The following is a list of the major topics which will be covered on this exam. It is not presented in the same order as the textbook.

Topics:

Here are more detailed descriptions of some of these ideas and concepts.

(1) Generating and intepreting a mathematical model for a specific physical situation is one of the more difficult topics we considered.Most of the types of problems we considered led to simple separable or linear equations. You should know how to solve an acceleration-velocity problem with or without air resistance and understand the different possibilities for modelling air resistance, i.e., linearly or quadratically proportional to the velocity.

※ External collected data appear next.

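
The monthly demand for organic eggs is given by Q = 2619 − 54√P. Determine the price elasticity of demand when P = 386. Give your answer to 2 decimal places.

-0.34

At P = 386, Q = 1558.068.
dQ/dP = −54/(2√P) = -1.374.
ε = (dQ/dP)(P/Q) = (-1.374)(386/1558.068).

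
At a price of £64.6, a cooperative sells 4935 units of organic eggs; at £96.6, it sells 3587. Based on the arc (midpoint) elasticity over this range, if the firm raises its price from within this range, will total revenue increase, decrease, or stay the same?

increase

Arc ε = (-1348/32)(80.60/4261.0) ≈ -0.797.
|ε| = 0.80 < 1, so demand is inelastic. A price rise therefore raises total revenue.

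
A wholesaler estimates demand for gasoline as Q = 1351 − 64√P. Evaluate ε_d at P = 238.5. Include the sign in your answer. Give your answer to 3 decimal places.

-1.363

At P = 238.5, Q = 362.620.
dQ/dP = −64/(2√P) = -2.072.
ε = (dQ/dP)(P/Q) = (-2.072)(238.5/362.620).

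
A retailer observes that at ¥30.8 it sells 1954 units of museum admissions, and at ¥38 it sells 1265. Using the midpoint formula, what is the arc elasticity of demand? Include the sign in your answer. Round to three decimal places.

ΔQ = 1265 − 1954 = -689; ΔP = 38 − 30.8 = 7.2.
Midpoints: P̄ = 34.40, Q̄ = 1609.5.
ε = (ΔQ/ΔP)(P̄/Q̄) = (-689/7.2)(34.40/1609.5).

-2.045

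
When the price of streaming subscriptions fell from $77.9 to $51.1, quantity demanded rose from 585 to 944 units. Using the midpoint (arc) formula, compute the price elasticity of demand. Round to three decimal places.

ΔQ = 944 − 585 = 359; ΔP = 51.1 − 77.9 = -26.8.
Midpoints: P̄ = 64.50, Q̄ = 764.5.
ε = (ΔQ/ΔP)(P̄/Q̄) = (359/-26.8)(64.50/764.5).

-1.130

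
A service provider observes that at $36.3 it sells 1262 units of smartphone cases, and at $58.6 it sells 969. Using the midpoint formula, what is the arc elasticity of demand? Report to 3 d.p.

-0.559

ΔQ = 969 − 1262 = -293; ΔP = 58.6 − 36.3 = 22.3.
Midpoints: P̄ = 47.45, Q̄ = 1115.5.
ε = (ΔQ/ΔP)(P̄/Q̄) = (-293/22.3)(47.45/1115.5).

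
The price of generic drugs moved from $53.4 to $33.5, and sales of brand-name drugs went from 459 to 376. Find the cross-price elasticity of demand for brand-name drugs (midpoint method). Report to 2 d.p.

ΔQ_x = 376 − 459 = -83; ΔP_y = 33.5 − 53.4 = -19.9.
Midpoints: P̄_y = 43.45, Q̄_x = 417.5.
ε_xy = (ΔQ_x/ΔP_y)(P̄_y/Q̄_x) = (-83/-19.9)(43.45/417.5).

0.43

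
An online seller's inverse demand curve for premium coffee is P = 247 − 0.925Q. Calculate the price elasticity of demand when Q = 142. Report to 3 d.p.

-0.880

At Q = 142, P = 247 − 0.925(142) = 115.65.
dP/dQ = −0.925, so dQ/dP = 1/(−0.925) = -1.081.
ε = (dQ/dP)(P/Q) = (-1.081)(115.65/142).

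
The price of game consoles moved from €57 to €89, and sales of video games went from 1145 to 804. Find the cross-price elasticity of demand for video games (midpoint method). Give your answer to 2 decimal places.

-0.80

ΔQ_x = 804 − 1145 = -341; ΔP_y = 89 − 57 = 32.
Midpoints: P̄_y = 73.00, Q̄_x = 974.5.
ε_xy = (ΔQ_x/ΔP_y)(P̄_y/Q̄_x) = (-341/32)(73.00/974.5).
ε_xy < 0, so the goods are complements.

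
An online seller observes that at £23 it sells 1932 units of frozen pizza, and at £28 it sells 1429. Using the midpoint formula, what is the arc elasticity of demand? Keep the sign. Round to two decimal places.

-1.53

ΔQ = 1429 − 1932 = -503; ΔP = 28 − 23 = 5.
Midpoints: P̄ = 25.50, Q̄ = 1680.5.
ε = (ΔQ/ΔP)(P̄/Q̄) = (-503/5)(25.50/1680.5).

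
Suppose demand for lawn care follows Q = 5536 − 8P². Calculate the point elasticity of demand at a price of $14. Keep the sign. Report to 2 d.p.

-0.79

At P = 14, Q = 3968.
dQ/dP = −16P = -224.
ε = (dQ/dP)(P/Q) = (-224)(14/3968).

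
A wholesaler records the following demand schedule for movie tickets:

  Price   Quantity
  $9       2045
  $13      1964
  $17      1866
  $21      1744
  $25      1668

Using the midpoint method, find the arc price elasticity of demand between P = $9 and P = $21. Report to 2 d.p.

At P = 9, Q = 2045; at P = 21, Q = 1744.
ΔQ = -301, ΔP = 12. Midpoints: P̄ = 15.00, Q̄ = 1894.5.
ε = (ΔQ/ΔP)(P̄/Q̄) = (-301/12)(15.00/1894.5).

-0.20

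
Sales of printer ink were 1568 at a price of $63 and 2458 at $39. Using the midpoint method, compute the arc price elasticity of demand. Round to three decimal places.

-0.940

ΔQ = 2458 − 1568 = 890; ΔP = 39 − 63 = -24.
Midpoints: P̄ = 51.00, Q̄ = 2013.0.
ε = (ΔQ/ΔP)(P̄/Q̄) = (890/-24)(51.00/2013.0).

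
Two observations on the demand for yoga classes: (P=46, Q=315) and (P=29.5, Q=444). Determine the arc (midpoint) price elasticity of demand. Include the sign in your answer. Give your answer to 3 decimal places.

ΔQ = 444 − 315 = 129; ΔP = 29.5 − 46 = -16.5.
Midpoints: P̄ = 37.75, Q̄ = 379.5.
ε = (ΔQ/ΔP)(P̄/Q̄) = (129/-16.5)(37.75/379.5).

-0.778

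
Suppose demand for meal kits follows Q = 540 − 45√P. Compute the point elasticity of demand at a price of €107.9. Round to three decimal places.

-3.221

At P = 107.9, Q = 72.563.
dQ/dP = −45/(2√P) = -2.166.
ε = (dQ/dP)(P/Q) = (-2.166)(107.9/72.563).
|ε| > 1, so demand is elastic at this price.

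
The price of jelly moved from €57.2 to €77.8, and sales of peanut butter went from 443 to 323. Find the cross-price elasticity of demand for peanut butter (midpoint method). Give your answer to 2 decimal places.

-1.03

ΔQ_x = 323 − 443 = -120; ΔP_y = 77.8 − 57.2 = 20.6.
Midpoints: P̄_y = 67.50, Q̄_x = 383.0.
ε_xy = (ΔQ_x/ΔP_y)(P̄_y/Q̄_x) = (-120/20.6)(67.50/383.0).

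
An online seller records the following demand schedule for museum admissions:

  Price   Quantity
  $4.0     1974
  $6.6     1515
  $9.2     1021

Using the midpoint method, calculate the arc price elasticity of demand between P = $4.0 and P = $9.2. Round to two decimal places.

At P = 4.0, Q = 1974; at P = 9.2, Q = 1021.
ΔQ = -953, ΔP = 5.2. Midpoints: P̄ = 6.60, Q̄ = 1497.5.
ε = (ΔQ/ΔP)(P̄/Q̄) = (-953/5.2)(6.60/1497.5).

-0.81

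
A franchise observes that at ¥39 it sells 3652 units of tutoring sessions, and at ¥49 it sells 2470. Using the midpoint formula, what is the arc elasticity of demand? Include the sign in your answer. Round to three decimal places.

ΔQ = 2470 − 3652 = -1182; ΔP = 49 − 39 = 10.
Midpoints: P̄ = 44.00, Q̄ = 3061.0.
ε = (ΔQ/ΔP)(P̄/Q̄) = (-1182/10)(44.00/3061.0).

-1.699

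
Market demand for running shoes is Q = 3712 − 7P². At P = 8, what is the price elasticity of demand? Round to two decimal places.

-0.27

At P = 8, Q = 3264.
dQ/dP = −14P = -112.
ε = (dQ/dP)(P/Q) = (-112)(8/3264).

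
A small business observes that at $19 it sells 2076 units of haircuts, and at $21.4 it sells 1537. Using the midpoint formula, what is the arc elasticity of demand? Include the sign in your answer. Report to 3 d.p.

ΔQ = 1537 − 2076 = -539; ΔP = 21.4 − 19 = 2.4.
Midpoints: P̄ = 20.20, Q̄ = 1806.5.
ε = (ΔQ/ΔP)(P̄/Q̄) = (-539/2.4)(20.20/1806.5).

-2.511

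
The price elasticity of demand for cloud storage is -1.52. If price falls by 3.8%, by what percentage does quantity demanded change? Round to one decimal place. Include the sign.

%ΔQ ≈ ε × %ΔP = (-1.52)(-3.8%) = 5.78%.

5.8%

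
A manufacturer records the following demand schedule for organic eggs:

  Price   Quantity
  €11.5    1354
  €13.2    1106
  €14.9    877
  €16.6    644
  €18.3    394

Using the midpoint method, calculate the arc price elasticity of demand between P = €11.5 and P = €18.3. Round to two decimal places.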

(2) The two numerical methods we studied were Euler's method and the Runge-Kutta method. You should be able to use these methods to derive approximations to solutions using a calculator. I will only ask you to iterate the method one or two times. Due to its complexity, I will provide you with the formulas for the Runge-Kutta method.

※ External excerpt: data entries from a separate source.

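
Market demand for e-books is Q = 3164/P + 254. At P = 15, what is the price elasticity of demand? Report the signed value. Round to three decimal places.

At P = 15, Q = 464.933.
dQ/dP = −3164/P² = -14.062.
ε = (dQ/dP)(P/Q) = (-14.062)(15/464.933).

-0.454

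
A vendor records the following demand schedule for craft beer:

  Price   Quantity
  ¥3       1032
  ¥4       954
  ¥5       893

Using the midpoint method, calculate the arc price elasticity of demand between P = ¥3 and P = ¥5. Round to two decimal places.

At P = 3, Q = 1032; at P = 5, Q = 893.
ΔQ = -139, ΔP = 2. Midpoints: P̄ = 4.00, Q̄ = 962.5.
ε = (ΔQ/ΔP)(P̄/Q̄) = (-139/2)(4.00/962.5).

-0.29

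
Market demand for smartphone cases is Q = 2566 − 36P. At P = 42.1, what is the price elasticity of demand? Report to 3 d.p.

At P = 42.1, Q = 1050.400.
dQ/dP = −36.
ε = (dQ/dP)(P/Q) = (-36)(42.1/1050.400).

-1.443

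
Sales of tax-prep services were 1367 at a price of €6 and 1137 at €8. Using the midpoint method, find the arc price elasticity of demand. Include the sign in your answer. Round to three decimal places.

ΔQ = 1137 − 1367 = -230; ΔP = 8 − 6 = 2.
Midpoints: P̄ = 7.00, Q̄ = 1252.0.
ε = (ΔQ/ΔP)(P̄/Q̄) = (-230/2)(7.00/1252.0).

-0.643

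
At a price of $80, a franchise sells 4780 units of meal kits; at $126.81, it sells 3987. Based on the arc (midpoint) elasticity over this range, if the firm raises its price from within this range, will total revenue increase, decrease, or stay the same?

Arc ε = (-793/46.81)(103.41/4383.5) ≈ -0.400.
|ε| = 0.40 < 1, so demand is inelastic. A price rise therefore raises total revenue.

increase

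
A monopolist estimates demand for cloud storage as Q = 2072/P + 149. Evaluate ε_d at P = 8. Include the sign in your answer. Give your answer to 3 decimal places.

At P = 8, Q = 408.
dQ/dP = −2072/P² = -32.375.
ε = (dQ/dP)(P/Q) = (-32.375)(8/408).
|ε| < 1, so demand is inelastic at this price.

-0.635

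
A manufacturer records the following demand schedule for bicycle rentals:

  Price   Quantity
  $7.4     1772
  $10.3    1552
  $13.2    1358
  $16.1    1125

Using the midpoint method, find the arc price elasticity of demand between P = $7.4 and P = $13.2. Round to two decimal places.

At P = 7.4, Q = 1772; at P = 13.2, Q = 1358.
ΔQ = -414, ΔP = 5.8. Midpoints: P̄ = 10.30, Q̄ = 1565.0.
ε = (ΔQ/ΔP)(P̄/Q̄) = (-414/5.8)(10.30/1565.0).

-0.47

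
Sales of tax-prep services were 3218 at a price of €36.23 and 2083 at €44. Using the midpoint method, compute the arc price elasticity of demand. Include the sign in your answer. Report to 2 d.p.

ΔQ = 2083 − 3218 = -1135; ΔP = 44 − 36.23 = 7.77.
Midpoints: P̄ = 40.11, Q̄ = 2650.5.
ε = (ΔQ/ΔP)(P̄/Q̄) = (-1135/7.77)(40.11/2650.5).

-2.21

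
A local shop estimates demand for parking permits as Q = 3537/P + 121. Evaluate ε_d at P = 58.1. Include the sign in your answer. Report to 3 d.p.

At P = 58.1, Q = 181.878.
dQ/dP = −3537/P² = -1.048.
ε = (dQ/dP)(P/Q) = (-1.048)(58.1/181.878).

-0.335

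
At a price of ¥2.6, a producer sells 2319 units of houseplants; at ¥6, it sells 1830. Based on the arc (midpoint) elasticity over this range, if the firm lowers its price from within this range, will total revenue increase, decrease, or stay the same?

Arc ε = (-489/3.4)(4.30/2074.5) ≈ -0.298.
|ε| = 0.30 < 1, so demand is inelastic. A price cut therefore reduces total revenue.

decrease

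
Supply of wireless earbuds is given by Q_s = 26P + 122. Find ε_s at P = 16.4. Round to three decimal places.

At P = 16.4, Q_s = 548.40.
dQ_s/dP = 26.
ε_s = (dQ_s/dP)(P/Q_s) = (26)(16.4/548.40).

0.778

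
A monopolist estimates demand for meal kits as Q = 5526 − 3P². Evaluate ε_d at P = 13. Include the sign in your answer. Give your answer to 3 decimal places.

At P = 13, Q = 5019.
dQ/dP = −6P = -78.
ε = (dQ/dP)(P/Q) = (-78)(13/5019).
|ε| < 1, so demand is inelastic at this price.

-0.202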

(3) Recognize general homogeneous and nonhomogeneous linear equations. The general solution to an nth-order homogeneous linear equation is a linear combination of n linearly independent functions. Know what it means for a collection of functions to be linearly dependent or linearly independent and be able to use the Wronskian to test this.

Know how to solve constant coefficient equations using the characteristic equation. Remember that there are various cases, according to the multiplicity of the roots of the characteristic equation and whether those roots are real or complex.

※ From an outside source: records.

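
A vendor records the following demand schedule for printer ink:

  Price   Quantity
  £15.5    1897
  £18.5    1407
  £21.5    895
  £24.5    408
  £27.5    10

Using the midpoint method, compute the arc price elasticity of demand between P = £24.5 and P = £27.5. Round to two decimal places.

At P = 24.5, Q = 408; at P = 27.5, Q = 10.
ΔQ = -398, ΔP = 3.0. Midpoints: P̄ = 26.00, Q̄ = 209.0.
ε = (ΔQ/ΔP)(P̄/Q̄) = (-398/3.0)(26.00/209.0).

-16.50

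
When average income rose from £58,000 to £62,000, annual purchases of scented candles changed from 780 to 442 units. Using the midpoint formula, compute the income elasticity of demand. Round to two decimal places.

ΔQ = -338, ΔI = 4000. Midpoints: Ī = 60,000, Q̄ = 611.0.
ε_I = (ΔQ/ΔI)(Ī/Q̄) = (-338/4000)(60000/611.0).

-8.30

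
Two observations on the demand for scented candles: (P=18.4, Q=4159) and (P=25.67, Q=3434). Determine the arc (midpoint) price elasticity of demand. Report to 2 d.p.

ΔQ = 3434 − 4159 = -725; ΔP = 25.67 − 18.4 = 7.27.
Midpoints: P̄ = 22.04, Q̄ = 3796.5.
ε = (ΔQ/ΔP)(P̄/Q̄) = (-725/7.27)(22.04/3796.5).

-0.58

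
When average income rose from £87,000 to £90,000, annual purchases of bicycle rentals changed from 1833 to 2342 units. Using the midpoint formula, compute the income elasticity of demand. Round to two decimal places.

ΔQ = 509, ΔI = 3000. Midpoints: Ī = 88,500, Q̄ = 2087.5.
ε_I = (ΔQ/ΔI)(Ī/Q̄) = (509/3000)(88500/2087.5).
ε_I > 0, so the good is normal.

7.19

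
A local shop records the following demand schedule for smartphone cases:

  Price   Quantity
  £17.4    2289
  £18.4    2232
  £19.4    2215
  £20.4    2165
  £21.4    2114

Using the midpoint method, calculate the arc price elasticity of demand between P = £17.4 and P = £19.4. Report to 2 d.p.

At P = 17.4, Q = 2289; at P = 19.4, Q = 2215.
ΔQ = -74, ΔP = 2.0. Midpoints: P̄ = 18.40, Q̄ = 2252.0.
ε = (ΔQ/ΔP)(P̄/Q̄) = (-74/2.0)(18.40/2252.0).

-0.30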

The general solution y(x) to a nonhomogeneous linear equation is the sum of the complementary solution y_c(x), which is the general solution to the associated homogeneous equation, and one particular solution y_p(x) to the given equation. We discussed two methods for finding the particular solution y_p(x): the method of undetermined coefficients and the method of variation of parameters. The former is easier to apply but only works in certain special cases; the latter works all the time but reduces the problem to the computation of a (possibly intractable) integral. Regarding the method of undetermined coefficients: know how to choose the right guess for y_p(x). It should be a linear combination of all of the terms which appear in the forcing term of the original differential equation or any of its derivatives. The situation is somewhat more complicated if any of these terms satisfy the associated homogeneous equation; then it is necessary to multiply all of the terms in your guess by a suitable power of x.

Here are a few sample problems for you to try:

1. Find the general solution to y'' + 3y' - 10y = 0

2. Solve the initial value problem 4y'' - y = 0, y(0) = 4, y'(0) = -1

3. Find the general solution to y'' - 6y' + 9y = 0

4. Solve the initial value problem y''' +25y' = 0, y(0) = 3, y'(0) = -5, y''(0) = 50

5. Find a particular solution to x'' + x' + x = cos t

6. Find the general solution to x'' + 4x' + 3x = 16e^t

7. Find the general solution to x'' + 4x' - 5x = e^t + 5t + 6

8. Solve the initial value problem x''' + 3x'' + 3x' + x = 5e^(-2t), x(0) = 1, x'(0) = 1, x''(0) = 1

(4) You should be able to apply these theoretical results to specific applied problems: vibrating springs, oscillating pendulums, buoyancy problems, etc. Understand the meaning of the term simple harmonic motion, and be prepared for problems involving damping terms.